Ainsi signé : Par le roy, à la relacion du conseil. Rolant. — Visa. Contentor. Duban.


1 Le texte de ces lettres est imprimé dans le recueil des Ordonnances des Rois de France, in-fol., t. XV, p. 402.
2 Bien qu'il n'y ait point de blanc au registre en cet endroit, un membre de phrase a été évidemment omis par le copiste, la phrase telle qu'elle est transcrite n'ayant pas de sens.

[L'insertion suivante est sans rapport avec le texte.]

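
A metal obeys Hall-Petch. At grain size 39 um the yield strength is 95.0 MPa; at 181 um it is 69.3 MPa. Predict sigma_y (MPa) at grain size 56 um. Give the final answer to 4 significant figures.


sigma_y = sigma0 + k / sqrt(d)
1/sqrt(d1) = 1/sqrt(3.9e-05) = 160.128;  1/sqrt(d2) = 74.3294
k = (sigma1 - sigma2) / (1/sqrt(d1) - 1/sqrt(d2)) = (95.0 - 69.3) / (160.128 - 74.3294) = 0.299538 MPa*m^0.5
sigma0 = sigma1 - k/sqrt(d1) = 95.0 - 0.299538*160.128 = 47.0355 MPa
sigma_y(d3) = 47.0355 + 0.299538 / sqrt(5.6e-05) = 87.06 MPa


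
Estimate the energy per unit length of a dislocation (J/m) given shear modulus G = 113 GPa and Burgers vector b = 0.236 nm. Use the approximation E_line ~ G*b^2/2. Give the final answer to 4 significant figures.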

Les éditeurs des Ordonnances proposent de suppléer : « ne pourra travailler les jours de dimanche et fêtes ».
3 Après « maistre », le texte du registre ajoute « et plusieurs autres statuz et ordonnances ». Ces mots n'ayant point de sens, nous les supprimons, comme l'ont fait d'ailleurs les éditeurs du recueil des Ordonnances des Rois de France.
4 Mathurin Arembert, procureur du roi en la sénéchaussée de Poitou, fils de Jean, qui avait exercé le même office. (Voy. une notice sur ce personnage, ci-dessous, n° MCCCLXXXI.)
5 François Herbert, procureur de la ville de Poitiers. D'Hozier donne la généalogie de cette famille, mais à partir seulement de François, écuyer, seigneur de Bellefond, mari de Bernardine Vernon, qui vivait au commencement du XVIe siècle. (Armorial général, in-fol., t. I, p. 290, 291.) Les archives municipales de Poitiers fournissent un certain nombre de renseignements sur François Herbert, procureur de la ville, dont il fut maire en 1474. Le 6 décembre 1459, on lui paya la dépense qu'il avait faite pendant un voyage accompli, en compagnie de Nicolas Acton, maire, et de Jamet Gervain, à Chinon pour remontrer au roi les nécessités de la ville et du pays, la ruine des murailles, le supplier d'affranchir la ville de tailles et aides et de diminuer les lances. La municipalité lui donna procuration spéciale, le 31 décembre 1462, pour acheter la forêt de Colombiers, c'est-à-dire la jouissance pendant neuf ans que le roi cédait à la ville moyennant 1000 écus, et pour aliéner des rentes et propriétés de la ville jusqu'à concurrence de 1500 écus. En outre de cet acte, il vendit à Thomas Boylesve 40 setiers de froment et 40 sous de rente dus par les héritiers d'Olivier et Jean Gonnault, une autre rente à Amberre et tout ce qui appartenait à la ville de Poitiers dans cette paroisse et dans celle de Charay, la dîme de Chaumont, etc., le tout moyennant 400 écus d'or. Citons encore le retrait fait, 1e 13 juillet 1465, par Jamet Gervain, pour la somme de 200 écus, d'une rente annuelle de 20 livres assise sur l'hôtellerie de l'Image Saint-Jacques, laquelle avait été vendue à Nicolas Acton par maître François Herbert, procureur de la ville. (Inventaire des arch. de la ville de Poitiers, par M. L. Rédet, publié en 1883 par MM. A. Richard et Ch. Barbier, nos 532, 1021, 2001 et 2006.) Voy. aussi Notice sur la maison de la famille Herbert à Poitiers par M. Genesteix. (Bulletin de la Société des Antiquaires de l'Ouest, 1887, p. 206.)
6 Il faut probablement corriger ce nom et lire « Jehan Tranchant » ou Trenchant. Un personnage ainsi nommé était garde du sceau aux contrats de la ville de Poitiers et figure en cette qualité dans un acte du 20 septembre 1443 (vol. précédent, p. 158) et dans deux autres, datés du 6 juin 1447 et du 24 janvier 1448. (Arch. hist, du Poitou, t. XXXI, p. 119, 124.) Cf. des aveux des 15 mars 1483 et 17 avril 1484, rendus au seigneur de la Barre-Pouvreau par Jeanne Tranchant, femme de Jean Aubert, procureur en la cour de Parlement, pour l'hôtel du « Gros-Chaigne », et diverses pièces de terre qui furent à défunts Jean et Guillaume Tranchant. (A. Richard, Arch. du château de la Barre, t. II, p. 87, 89.)